In 1920 McLaglan (then known as Eleanor Baker) and Charles Hercus began an investigation into the incidence of goitre in school children in Canterbury and Westland; they found a very high incidence of the condition and identified a serious public health problem. Seven years later, in a report to the Canterbury Education Board, McLaglan warned that the dangers of goitre in school children still persisted. An inquiry into the incidence of tuberculosis in school children was carried out in 1927 by McLaglan and Dr Mary Champtaloup. She retired from school medicine in 1940.

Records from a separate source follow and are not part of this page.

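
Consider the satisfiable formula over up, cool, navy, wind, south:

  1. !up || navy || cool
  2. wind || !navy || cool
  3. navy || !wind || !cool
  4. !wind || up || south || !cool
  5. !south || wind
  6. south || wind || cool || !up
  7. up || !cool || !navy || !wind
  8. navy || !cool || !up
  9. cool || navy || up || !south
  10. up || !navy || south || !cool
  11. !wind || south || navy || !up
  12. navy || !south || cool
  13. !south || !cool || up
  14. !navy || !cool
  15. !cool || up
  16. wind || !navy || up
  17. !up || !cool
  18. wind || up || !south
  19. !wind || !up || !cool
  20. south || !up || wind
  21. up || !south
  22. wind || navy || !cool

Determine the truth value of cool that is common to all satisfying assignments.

False

Suppose cool = true.
Unit clause (!navy) forces navy = false.
Unit clause (!wind) forces wind = false.
Now (wind) is unsatisfied and unit — conflict.
So every satisfying assignment has cool = False.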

Several times in her career McLaglan felt she had suffered from prejudice against female doctors, particularly from male colleagues. During World War II she worked in hospitals in Timaru, Wanganui and Wellington, as a house surgeon and registrar and finally found that she was respected by younger male doctors. Her final position was as medical officer at Silverstream Hospital, retiring to Auckland at age 73.

== Private life ==
McLaglan married Captain Sydney Leopold Temple McLaglan in England in 1923. They returned to New Zealand in 1924. It appears the marriage was short-lived. Sydney's brother was the film actor Victor McLaglen.

McLaglan published her autobiography Stethoscope and Saddlebags in 1965. She died in Auckland on 20 September 1969,
aged 90.

== Publications ==

- C.E. Hercus and E.S. Baker, Further consideration of endemic goitre, Part I New Zealand Medical Journal 22 (1923): 88.
- C.E. Hercus and E.S. Baker, Further consideration of endemic goitre, Part II New Zealand Medical Journal 22 (1923): 169.